Die Verhältnisse lassen sich in einem zweidimensionalen Geschwindigkeitsraumdiagramm (Abzisse zeigt Relativgeschwindigkeiten der drei am Tripelpunkt zusammentreffenden Platten nach E, Ordinate ebenso nach N) lösen, in dem die Relativgeschwindigkeitsvektoren a) zwischen Platte A und B, b) zwischen Platte A und C sowie c) zwischen Platte B und C nach Richtung und Betrag eingezeichnet werden.
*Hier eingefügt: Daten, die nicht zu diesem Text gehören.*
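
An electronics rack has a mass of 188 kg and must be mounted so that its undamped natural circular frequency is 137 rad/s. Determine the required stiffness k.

3530000 N/m

k = m·ω_n² = 188 × 137.0² = 188 × 18770 = 3529000 N/m.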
Auf jedem der drei ein Dreieck bildenden Vektoren wird die jeweilige Plattengrenze (Plattengrenzen ab, ac, bc) mit ihrer Richtung und Verlagerungsgeschwindigkeit eingezeichnet: Ist die Plattengrenze F, so liegt sie auf dem Relativgeschwindigkeitsvektor der beiden angrenzenden Platten, da in diesem Fall die Bewegung parallel zur Plattengrenze erfolgt; R schneidet den Vektor der divergenten Plattenbewegung im einfachsten Falle in seiner Mitte und senkrecht, da diese Plattengrenze sich relativ zu einer der beiden beteiligten Platten nur mit halber Plattengeschwindigkeit bewegt; und T kann schief zum Vektor der konvergenten Plattenbewegung liegen (Subduktionsschiefe), jedoch an dessen Spitze, wenn die Relativgeschwindigkeit der Oberplatte bezüglich der Unterplatte betrachtet wird, oder im umgekehrten Falle an dessen Ende. Schneiden sich die Verlängerungen der so ins Geschwindigkeitsraumdiagramm eingezeichneten Plattengrenzen in einem Punkt, ist der Tripelpunkt stabil. 2) Physik/Chemie: Dreiphasenpunkt, Schnittpunkt dreier Kurven, z.B. Dampfdruck-, Schmelz- oder Phasengrenzkurven eines Stoffe im Phasendiagramm (Phasenbeziehungen). Es ist der Punkt, an dem in einer homogenen chemischen Substanz ein Gleichgewicht hinsichtlich der Aggregatzustände der festen, flüssigen und gasförmigen Phase herrscht. Für das in der Atmosphäre vorhandene Wasser liegt dieser bei einer Temperatur von 0,01ºC und einem Dampfdruck von 6,112 hPa. Bei diesen Verhältnissen ist der Wasserdampfdruck über Eis gleich demjenigen über einer ebenen Wasseroberfläche.

TripelpunktTripelpunkt: An den RTF-Tripelpunkten a und b treffen die Platten A, B und C zusammen, a‘ und b‘ sind die zugehörigen Geschwindigkeitsraumdiagramme. Tripelpunkt a ist instabil, da im Diagramm a‘ sich die Plattengrenzen nicht in einem Punkt schneiden; b ist stabil (F und T sind hier winkelsymmetrisch in Bezug auf R), da in b‘ alle Plattengrenzen sich in einem Punkt treffen (AB, AC, BC=relative Geschwindigkeitsvektoren zwischen jeweils zwei Platten; ab, ac, bc=zugehörige Plattengrenzen).